Titel
Erziehung an der Mutterbrust. Eine kritische Kulturgeschichte des Stillens


Autor(en)
Seichter, Sabine
Erschienen
Weinheim 2014: Beltz Juventa
Anzahl Seiten
174 S.
Preis
€ 19,95
Rezensiert für die Historische Bildungsforschung Online bei H-Soz-Kult von:
Anne-Laure Garcia, Centre Marc Bloch, Berlin

Das Stillen – wie das Essen oder das Gebären – gehört zu den biologischen Handlungen, die im Sinne Durkheims als soziale Tatsachen definiert werden können. Die Werte, die Normen sowie die Rollenzuschreibungen, in die das Stillen verwickelt ist, machen aus der Brusternährung der Säuglinge einen hoch relevanten soziologischen Gegenstand. Der historische und internationale Vergleich, der in Sabine Seichters Buch „Erziehung an der Mutterbrust. Eine kritische Kulturgeschichte des Stillens“ unternommen wird, bringt bei dieser Gelegenheit alle wichtigen Elemente für einen epistemologischen Bruch zusammen. Indem der Durchgang von der Antike bis zum Anfang des 21. Jahrhunderts reicht und Diskurse aus dem alten Griechenland, Rom, Frankreich, Preußen, den USA, der BRD, der DDR und anderen Gebieten gegenüberstellt werden, hat das Buch durchaus Potential, den sensus communis – das durch den größten Teil der Gesellschaftsmitglieder geteilte Alltagsverständnis – und das Vorwissen seiner Leser/innen zu irritieren.
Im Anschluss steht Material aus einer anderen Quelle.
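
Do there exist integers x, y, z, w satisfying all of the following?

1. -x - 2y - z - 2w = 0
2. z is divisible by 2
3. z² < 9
Yes

Take x = 0, y = 0, z = 0, w = 0. Substituting into each constraint:
  (1) 0 - 2(0) + 0 - 2(0) = 0 ✓
  (2) 0 = 2 × 0, remainder 0 ✓
  (3) z² = (0)² = 0, and 0 < 9 ✓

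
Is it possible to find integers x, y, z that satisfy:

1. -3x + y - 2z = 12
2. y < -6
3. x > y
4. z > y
Yes

Take x = -5, y = -7, z = -2. Substituting into each constraint:
  (1) -3(-5) + (-7) - 2(-2) = 12 ✓
  (2) -7 < -6 ✓
  (3) -5 > -7 ✓
  (4) -2 > -7 ✓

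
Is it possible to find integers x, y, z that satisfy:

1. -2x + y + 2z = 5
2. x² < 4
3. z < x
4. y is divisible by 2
No

A contradictory subset is {-2x + y + 2z = 5, y is divisible by 2}. No integer assignment can satisfy these jointly:

  - -2x + y + 2z = 5: is a linear equation tying the variables together
  - y is divisible by 2: restricts y to multiples of 2

Modular obstruction: writing y = 2y', every remaining term of the linear equation is divisible by 2, so the left side is ≡ 0 (mod 2); but the right side 5 ≡ 1 (mod 2). No integers can satisfy it.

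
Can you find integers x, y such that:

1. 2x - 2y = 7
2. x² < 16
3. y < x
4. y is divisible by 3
No

Even the single constraint (2x - 2y = 7) is infeasible over the integers.

  - 2x - 2y = 7: every term on the left is divisible by 2, so the LHS ≡ 0 (mod 2), but the RHS 7 is not — no integer solution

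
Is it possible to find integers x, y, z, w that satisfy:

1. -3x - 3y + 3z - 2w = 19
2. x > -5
Yes

Take x = -4, y = 0, z = 1, w = -2. Substituting into each constraint:
  (1) -3(-4) - 3(0) + 3(1) - 2(-2) = 19 ✓
  (2) -4 > -5 ✓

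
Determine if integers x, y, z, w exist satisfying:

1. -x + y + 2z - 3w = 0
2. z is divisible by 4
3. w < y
Yes

Take x = 3, y = 0, z = 0, w = -1. Substituting into each constraint:
  (1) (-3) + 0 + 2(0) - 3(-1) = 0 ✓
  (2) 0 = 4 × 0, remainder 0 ✓
  (3) -1 < 0 ✓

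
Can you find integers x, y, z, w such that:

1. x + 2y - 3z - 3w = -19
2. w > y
Yes

Take x = -16, y = 0, z = 0, w = 1. Substituting into each constraint:
  (1) (-16) + 2(0) - 3(0) - 3(1) = -19 ✓
  (2) 1 > 0 ✓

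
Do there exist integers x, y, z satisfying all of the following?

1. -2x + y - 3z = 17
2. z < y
Yes

Take x = -8, y = 1, z = 0. Substituting into each constraint:
  (1) -2(-8) + 1 - 3(0) = 17 ✓
  (2) 0 < 1 ✓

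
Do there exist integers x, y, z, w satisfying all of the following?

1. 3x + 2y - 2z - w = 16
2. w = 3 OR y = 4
Yes

Take x = -1, y = 0, z = -11, w = 3. Substituting into each constraint:
  (1) 3(-1) + 2(0) - 2(-11) + (-3) = 16 ✓
  (2) w = 3, target 3 ✓ (first branch holds)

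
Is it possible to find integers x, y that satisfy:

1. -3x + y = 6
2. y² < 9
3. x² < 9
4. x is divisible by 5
No

A contradictory subset is {-3x + y = 6, y² < 9, x is divisible by 5}. No integer assignment can satisfy these jointly:

  - -3x + y = 6: is a linear equation tying the variables together
  - y² < 9: restricts y to |y| ≤ 2
  - x is divisible by 5: restricts x to multiples of 5

The bounds confine y to {-2, -1, 0, 1, 2}. For each value, substitute into the equation:
  • y = -2: the equation gives -3x = 8, so x would not be an integer.
  • y = -1: the equation gives -3x = 7, so x would not be an integer.
  • y = 0: the equation forces x = -2, but 5 does not divide -2.
  • y = 1: the equation gives -3x = 5, so x would not be an integer.
  • y = 2: the equation gives -3x = 4, so x would not be an integer.
Every case fails, so no integer solution exists.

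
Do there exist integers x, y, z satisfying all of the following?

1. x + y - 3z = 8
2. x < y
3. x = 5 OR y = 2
Yes

Take x = 5, y = 6, z = 1. Substituting into each constraint:
  (1) 5 + 6 - 3(1) = 8 ✓
  (2) 5 < 6 ✓
  (3) x = 5, target 5 ✓ (first branch holds)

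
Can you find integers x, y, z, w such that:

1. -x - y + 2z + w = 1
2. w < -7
Yes

Take x = 0, y = -9, z = 0, w = -8. Substituting into each constraint:
  (1) 0 + 9 + 2(0) + (-8) = 1 ✓
  (2) -8 < -7 ✓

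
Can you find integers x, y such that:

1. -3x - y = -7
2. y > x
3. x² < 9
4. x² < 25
Yes

Take x = 1, y = 4. Substituting into each constraint:
  (1) -3(1) + (-4) = -7 ✓
  (2) 4 > 1 ✓
  (3) x² = (1)² = 1, and 1 < 9 ✓
  (4) x² = (1)² = 1, and 1 < 25 ✓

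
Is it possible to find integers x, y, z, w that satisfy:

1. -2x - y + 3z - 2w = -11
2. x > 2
Yes

Take x = 3, y = 5, z = 0, w = 0. Substituting into each constraint:
  (1) -2(3) + (-5) + 3(0) - 2(0) = -11 ✓
  (2) 3 > 2 ✓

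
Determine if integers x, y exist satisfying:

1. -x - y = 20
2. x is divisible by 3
Yes

Take x = 0, y = -20. Substituting into each constraint:
  (1) 0 + 20 = 20 ✓
  (2) 0 = 3 × 0, remainder 0 ✓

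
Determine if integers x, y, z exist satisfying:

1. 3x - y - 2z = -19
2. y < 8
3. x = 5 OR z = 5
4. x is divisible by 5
Yes

Take x = -5, y = -6, z = 5. Substituting into each constraint:
  (1) 3(-5) + 6 - 2(5) = -19 ✓
  (2) -6 < 8 ✓
  (3) z = 5, target 5 ✓ (second branch holds)
  (4) -5 = 5 × -1, remainder 0 ✓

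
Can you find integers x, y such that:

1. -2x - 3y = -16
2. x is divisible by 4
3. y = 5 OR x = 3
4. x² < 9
No

A contradictory subset is {-2x - 3y = -16, y = 5 OR x = 3, x² < 9}. No integer assignment can satisfy these jointly:

  - -2x - 3y = -16: is a linear equation tying the variables together
  - y = 5 OR x = 3: forces a choice: either y = 5 or x = 3
  - x² < 9: restricts x to |x| ≤ 2

Split on the disjunction (y = 5 OR x = 3):
  • If y = 5: with y = 5, every remaining term of the linear equation is divisible by 2, so the left side is ≡ 0 (mod 2); but the right side -1 ≡ 1 (mod 2). No integers can satisfy it.
  • If x = 3: this contradicts x² < 9, which requires |x| ≤ 2.
Both branches are infeasible, so the system has no integer solution.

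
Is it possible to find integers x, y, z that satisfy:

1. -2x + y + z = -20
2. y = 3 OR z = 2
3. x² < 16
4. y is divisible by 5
Yes

Take x = 1, y = -20, z = 2. Substituting into each constraint:
  (1) -2(1) + (-20) + 2 = -20 ✓
  (2) z = 2, target 2 ✓ (second branch holds)
  (3) x² = (1)² = 1, and 1 < 16 ✓
  (4) -20 = 5 × -4, remainder 0 ✓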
An der Kreuzung zwischen geschichtswissenschaftlichen Überblickswerken wie dem von Yvonne Knibiehler1 und historisch-ideologiekritischen Schriften wie im Falle von Barbara Vinken2 oder Elisabeth Badinter3 analysiert Sabine Seichter okzidentale Diskurse der Philosophie, der Religion, der Politik, der Medizin, der Psychologie, der Pädagogik und der Werbe- und Ernährungsindustrien der letzten rund 2500 Jahre. Ihr zentrales Anliegen dabei ist, jene Normativität ans Licht zu bringen, die sich im Laufe der Zeit um das Stillen herum bildete. Durch Aufdeckung von Überzeugungen, Vorstellungen und Glaubensinhalten wird von ihr dabei das Bild der Frau als Mutter in seinen räumlich und zeitlich verschiedenen Kontexten erkundet. Insofern liefert der vorliegende Band auch eine einführende Übersicht zur Mutterschaftsgeschichte. Und beim Laien wird auf diesem Wege zudem der soziologische Blick geschärft für die heutige Debatte um Emanzipation, Entfaltung und Selbstverwirklichung der Frau, trotz oder dank des Stillens ihrer Kinder.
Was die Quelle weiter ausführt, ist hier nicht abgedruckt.